So-called stablecoins have led the cryptocurrency market to melt down in a moment of significant instability.

The cryptocurrencies are intended to be a particularly reliable way of investing in digital money, and are marketed as being a way around the significant volatility in other, better known names such as bitcoin.

For some, that volatility is a fun or valuable thing about cryptocurrencies, as people look to make money by trading them. But it is also means that they are a dangerous store of value, and are impractical to use in actual transactions.

Stablecoins are meant to solve that by giving a constant exchange rate with the dollar, making them easy to value and theoretically more akin to actual cash.

But in recent days, stablecoins have proven to be anything but – with not only their own prices collapsing but that collapse helping bring about chaos right across the cryptocurrency markets.

The most notably unstable of those stablecoins is Terra, or UST. It has all but collapsed, losing almost all of its value.

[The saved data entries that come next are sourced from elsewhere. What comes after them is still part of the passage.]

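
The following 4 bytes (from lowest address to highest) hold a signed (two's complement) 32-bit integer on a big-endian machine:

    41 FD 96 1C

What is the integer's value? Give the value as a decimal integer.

Big-endian: lowest address holds the most-significant byte.
The bytes are already most-significant first: 0x41FD961C.
0x41FD961C = 1107138076.

1107138076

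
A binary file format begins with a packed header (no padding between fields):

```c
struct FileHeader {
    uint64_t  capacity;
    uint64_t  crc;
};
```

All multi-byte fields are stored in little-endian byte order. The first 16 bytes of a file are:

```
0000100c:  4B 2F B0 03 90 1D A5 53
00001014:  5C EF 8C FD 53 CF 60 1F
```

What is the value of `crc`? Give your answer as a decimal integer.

`crc` follows `capacity` (8 bytes), so it starts at byte offset 8 and occupies 8 bytes.
Bytes at offsets 8..15: 5C EF 8C FD 53 CF 60 1F.
Little-endian: lowest address holds the least-significant byte.
Reassemble most-significant byte first: 1F 60 CF 53 FD 8C EF 5C → 0x1F60CF53FD8CEF5C.
0x1F60CF53FD8CEF5C = 2261034972583096156.

2261034972583096156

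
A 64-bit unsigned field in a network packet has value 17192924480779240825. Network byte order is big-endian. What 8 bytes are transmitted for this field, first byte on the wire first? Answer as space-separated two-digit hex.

EE 99 89 B9 26 F6 C5 79

17192924480779240825 in hexadecimal, padded to 64 bits, is 0xEE9989B926F6C579.
Split into bytes (most-significant first): EE 99 89 B9 26 F6 C5 79.
In big-endian order the high byte comes first in memory.
So the memory order matches the most-significant-first order: EE 99 89 B9 26 F6 C5 79.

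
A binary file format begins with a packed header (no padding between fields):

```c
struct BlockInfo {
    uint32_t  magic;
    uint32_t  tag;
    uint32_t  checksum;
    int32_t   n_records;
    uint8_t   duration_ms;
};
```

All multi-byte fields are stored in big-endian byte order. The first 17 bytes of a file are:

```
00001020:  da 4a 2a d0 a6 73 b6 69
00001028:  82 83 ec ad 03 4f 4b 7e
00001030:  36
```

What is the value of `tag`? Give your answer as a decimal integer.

2792601193

`tag` follows `magic` (4 bytes), so it starts at byte offset 4 and occupies 4 bytes.
Bytes at offsets 4..7: A6 73 B6 69.
Big-endian stores the most-significant byte at the lowest address.
The bytes are already most-significant first: 0xA673B669.
0xA673B669 = 2792601193.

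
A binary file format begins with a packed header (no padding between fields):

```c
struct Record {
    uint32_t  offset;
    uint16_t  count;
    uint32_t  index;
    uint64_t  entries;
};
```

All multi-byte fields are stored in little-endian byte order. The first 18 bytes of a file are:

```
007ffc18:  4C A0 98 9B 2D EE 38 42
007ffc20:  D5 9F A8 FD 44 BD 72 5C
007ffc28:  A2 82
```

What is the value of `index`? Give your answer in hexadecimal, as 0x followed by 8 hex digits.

0x9FD54238

`index` follows `offset` (4 B), `count` (2 B), so it starts at offset 4 + 2 = 6 and occupies 4 bytes.
Bytes at offsets 6..9: 38 42 D5 9F.
In little-endian order the low byte comes first in memory.
Reassemble most-significant byte first: 9F D5 42 38 → 0x9FD54238.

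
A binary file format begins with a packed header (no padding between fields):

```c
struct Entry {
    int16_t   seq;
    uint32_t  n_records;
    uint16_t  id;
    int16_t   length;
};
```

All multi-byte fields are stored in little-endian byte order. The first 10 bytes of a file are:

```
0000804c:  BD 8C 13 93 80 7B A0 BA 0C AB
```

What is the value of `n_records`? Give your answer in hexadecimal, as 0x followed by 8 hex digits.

`n_records` follows `seq` (2 bytes), so it starts at byte offset 2 and occupies 4 bytes.
Bytes at offsets 2..5: 13 93 80 7B.
Little-endian stores the least-significant byte at the lowest address.
Reassemble most-significant byte first: 7B 80 93 13 → 0x7B809313.

0x7B809313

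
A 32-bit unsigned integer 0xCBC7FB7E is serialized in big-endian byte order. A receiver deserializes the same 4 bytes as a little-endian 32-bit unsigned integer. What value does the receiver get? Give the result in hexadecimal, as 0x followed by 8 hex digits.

Stored big-endian, the bytes at ascending addresses are CB C7 FB 7E.
Read back as little-endian, the first byte is least significant, giving 0x7EFBC7CB.

0x7EFBC7CB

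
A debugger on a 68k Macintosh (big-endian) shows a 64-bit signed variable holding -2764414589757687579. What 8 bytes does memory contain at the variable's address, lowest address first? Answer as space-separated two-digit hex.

Two's complement of -2764414589757687579 in 64 bits: 2764414589757687579 = 0x265D2C6C426A071B; invert → 0xD9A2D393BD95F8E4; add 1 → 0xD9A2D393BD95F8E5.
Split into bytes (most-significant first): D9 A2 D3 93 BD 95 F8 E5.
In big-endian order the high byte comes first in memory.
So the memory order matches the most-significant-first order: D9 A2 D3 93 BD 95 F8 E5.

D9 A2 D3 93 BD 95 F8 E5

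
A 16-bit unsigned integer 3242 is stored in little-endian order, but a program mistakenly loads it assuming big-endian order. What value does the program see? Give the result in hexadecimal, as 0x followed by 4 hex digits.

0xAA0C

3242 in 16-bit hexadecimal is 0x0CAA.
Stored little-endian, the bytes at ascending addresses are AA 0C.
Read back as big-endian, the last byte is least significant, giving 0xAA0C.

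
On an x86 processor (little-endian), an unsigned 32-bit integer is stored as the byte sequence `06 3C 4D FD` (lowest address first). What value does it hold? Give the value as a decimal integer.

Little-endian stores the least-significant byte at the lowest address.
Reassemble most-significant byte first: FD 4D 3C 06 → 0xFD4D3C06.
0xFD4D3C06 = 4249697286.

4249697286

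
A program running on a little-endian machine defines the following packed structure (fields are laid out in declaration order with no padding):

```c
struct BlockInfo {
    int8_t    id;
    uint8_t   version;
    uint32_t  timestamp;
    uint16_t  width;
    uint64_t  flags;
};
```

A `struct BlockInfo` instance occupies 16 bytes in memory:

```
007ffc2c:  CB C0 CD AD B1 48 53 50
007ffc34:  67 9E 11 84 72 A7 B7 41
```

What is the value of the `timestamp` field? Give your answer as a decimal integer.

1219603917

`timestamp` follows `id` (1 B), `version` (1 B), so it starts at offset 1 + 1 = 2 and occupies 4 bytes.
Bytes at offsets 2..5: CD AD B1 48.
In little-endian order the low byte comes first in memory.
Reassemble most-significant byte first: 48 B1 AD CD → 0x48B1ADCD.
0x48B1ADCD = 1219603917.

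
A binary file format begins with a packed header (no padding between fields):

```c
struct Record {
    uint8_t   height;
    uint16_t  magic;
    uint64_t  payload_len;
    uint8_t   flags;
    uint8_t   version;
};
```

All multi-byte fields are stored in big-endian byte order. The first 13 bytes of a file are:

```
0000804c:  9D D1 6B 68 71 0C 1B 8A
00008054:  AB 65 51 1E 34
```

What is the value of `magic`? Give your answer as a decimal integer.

`magic` follows `height` (1 byte), so it starts at byte offset 1 and occupies 2 bytes.
Bytes at offsets 1..2: D1 6B.
Big-endian: lowest address holds the most-significant byte.
The bytes are already most-significant first: 0xD16B.
0xD16B = 53611.

53611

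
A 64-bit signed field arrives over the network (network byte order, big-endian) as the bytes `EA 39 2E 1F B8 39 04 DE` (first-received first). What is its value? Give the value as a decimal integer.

-1569172281392298786

Big-endian: lowest address holds the most-significant byte.
The bytes are already most-significant first: 0xEA392E1FB83904DE.
Top bit is set, so as a signed 64-bit value this is 0xEA392E1FB83904DE − 2^64 = -1569172281392298786.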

The idea behind that cryptocurrency is that it is equal to the dollar – one USD buys one UST. For a long time, that was the case, but now one UST is worth less than a penny.

That means that the cryptocurrency broke from its “peg”, which kept the two prices the same. It is that dramatic and unexpected event that caused ripples across the cryptocurrency market and dragged prices down.

Bitcoin has fallen almost 21 per cent over the last week, and the cryptocurrency market has dropped by 5.5 per cent over the last day. Trading volumes are also unusually high, as investors panic and look to sell their holdings.

There is not necessarily any direct connection between the problems with stablecoins and the rest of the market. Beyond plunging sentiment, there is no reason for the crash of Terra or any other stablecoin to necessarily hit the rest of the market – but plunging sentiment is important in cryptocurrency, which often trades up or down on the back of emotions and current events.

Likewise, not all of the crash in the cryptocurrency market can be traced back to the problems with stablecoins. Cryptocurrency is also being hit by the same problems that are pulling down tech stocks: rising inflation, and worried investors who are keen to move back into less risky assets.

Stablecoins work in one of two ways: those that are asset-backed and those that are decentralised. It is really the latter that has caused the big problems.

Asset-backed stablecoins such as Tether are nominally more safe because the companies that run them hold reserves that back them. So there are real, actual dollars backing those other cryptocurrencies that are pegged to the dollar, which should keep the two prices the same.

But asset-backed stablecoins are not entirely without criticism or concern. In recent years, regulators and investors have asked those behind those reserves to be more transparent about the holdings they have, and how their coins are secured – and have not always been successful in finding out.

TerraUSD does not work like that, however. It is more complicated, relying on an algorithm that swapped the cryptocurrency for another called Luna, which was intended to keep the prices stable.

But when investors turned against Luna, that system broke down. As markets weakened, so did confidence in the cryptocurrency that underpinned the so-called stablecoin, and both prices and the system intended to keep them flat crashed.

That has had real life effects, with investors saying they have lost their fortunes and sharing heartbreaking stories of the difficulties they now face.